Pesticides don’t respect boundaries and spread into water, and accumulate in plants and animals. So pesticide exposure doesn’t just matter to those who work directly with chemicals. Pesticide exposure concerns us all.
The Collegium Ramazzini, an international academy of over 180 experts in environmental sciencies and occupational health, has recently highlighted the growing body of scientific evidence demonstrating links between exposure to hazardous pesticides and potentially serious adverse impacts on human health. Several approved pesticides are considered carcinogenic and may contribute to the development of life-threatening diseases such as breast cancer, colon cancer, leukaemia and lymphomas. There is also scientific evidence associating children’s and pregnant women’s exposure to pesticides with cancers in childhood and later in life (EP ENVI study). Further scientific evidence is also emerging on the disastrous effects of combined pesticides on human health.
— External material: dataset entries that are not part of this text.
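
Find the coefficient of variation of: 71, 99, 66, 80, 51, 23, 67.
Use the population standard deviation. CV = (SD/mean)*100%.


Mean = 65.2857
SD = 21.9787
CV = (21.9787/65.2857)*100 = 33.6653%

CV = 33.6653%


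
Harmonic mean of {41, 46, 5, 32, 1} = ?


Sum of reciprocals = 1/41 + 1/46 + 1/5 + 1/32 + 1/1 = 1.277379
HM = 5/1.277379 = 3.9143

HM = 3.9143


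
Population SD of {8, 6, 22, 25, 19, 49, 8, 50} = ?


Mean = 23.3750
Variance = 270.4844
SD = sqrt(270.4844) = 16.4464

SD = 16.4464


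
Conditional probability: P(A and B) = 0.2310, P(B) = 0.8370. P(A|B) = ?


P(A|B) = 0.2310/0.8370 = 0.2760

P(A|B) = 0.2760


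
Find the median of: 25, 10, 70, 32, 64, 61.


Sorted: 10, 25, 32, 61, 64, 70
n = 6 (even)
Middle values: 32 and 61
Median = (32+61)/2 = 46.5000

Median = 46.5000


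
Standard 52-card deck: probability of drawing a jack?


4 jacks in 52 cards
P = 4/52 = 0.0769

P = 0.0769


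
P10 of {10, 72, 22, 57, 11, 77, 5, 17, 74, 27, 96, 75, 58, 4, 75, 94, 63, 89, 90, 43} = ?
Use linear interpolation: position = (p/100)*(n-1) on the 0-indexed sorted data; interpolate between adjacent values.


Sorted: 4, 5, 10, 11, 17, 22, 27, 43, 57, 58, 63, 72, 74, 75, 75, 77, 89, 90, 94, 96
n = 20
Index = 10/100 * 19 = 1.9000
Lower = data[1] = 5, Upper = data[2] = 10
P10 = 5 + 0.9000*(5) = 9.5000

P10 = 9.5000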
In a new study commissioned for the European Commission, Professor Andreas Kortenkamp, the leading researcher, states that it has been demonstrated that the effects of mixtures of chemical substances are considerably more pronounced than the effect of individual components.
To protect vulnerable groups like unborn babies, and children who are particularly vulnerable to potential adverse health impacts, and that protective mechanisms such as metabolic pathways are immature, a responsible pesticides policy would apply the precautionary principle.